Retail Rigsbys losing the plot?
In the face of the stark high street evidence of toughening economic conditions, retail landlords seem to be carrying on regardless with grand plans for new square footage. But, says Eric Musgrave, they could be in for something of a harsh dose of reality in 2008.
You know something is wrong with the world when you begin to feel a little bit sorry for retail landlords. Along with their close cousins, the estate agents, and those completely unrelated nuisances, the traffic wardens, landlords normally are an unlovely, unloved bunch. It’s not only that they usually appear, literally, to embody the phrase “fat cat” (well, have you ever met a thin property person?), but they also seem to be dottily detached from the realities of retail life.
While their fashion tenants are worried about last Saturday’s performance and the takings for tomorrow, the property chaps and chapesses are grandly drawing up schemes that will come on-stream, to use the jargon, many years hence. With what seems to be the directional sense of a herd of lemmings on a cliff top, the developers and their henchmen, the letting agents, proudly announce that what everyone needs is another few hundred thousand feet of prime retail space – and they set about providing it. They are the ultimate cock-eyed optimists.

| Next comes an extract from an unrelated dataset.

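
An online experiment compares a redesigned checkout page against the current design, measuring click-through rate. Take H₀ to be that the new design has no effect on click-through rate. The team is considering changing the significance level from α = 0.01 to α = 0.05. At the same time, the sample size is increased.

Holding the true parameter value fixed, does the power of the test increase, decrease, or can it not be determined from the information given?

Relaxing α lowers the evidence threshold; under Ha, outcomes that previously fell short now trigger rejection. A larger sample reduces the standard error, pulling the sampling distribution under Ha further from the non-rejection region. Both changes push β in the same direction.
Since power = 1 − β and β decreases, power increases.

It increases.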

Their insatiable wish, desire, need or greed for growth (tick the appropriate box) is disguised during periods of prosperity, but then in times such as we have at present, the awfully fragile house of cards and shopping centres they have constructed begins to sway. The amazingly disparate relationship between landlord and tenant is also stripped bare, sometimes with painful consequences. There does seem to be a severe communication breakdown between the two parties.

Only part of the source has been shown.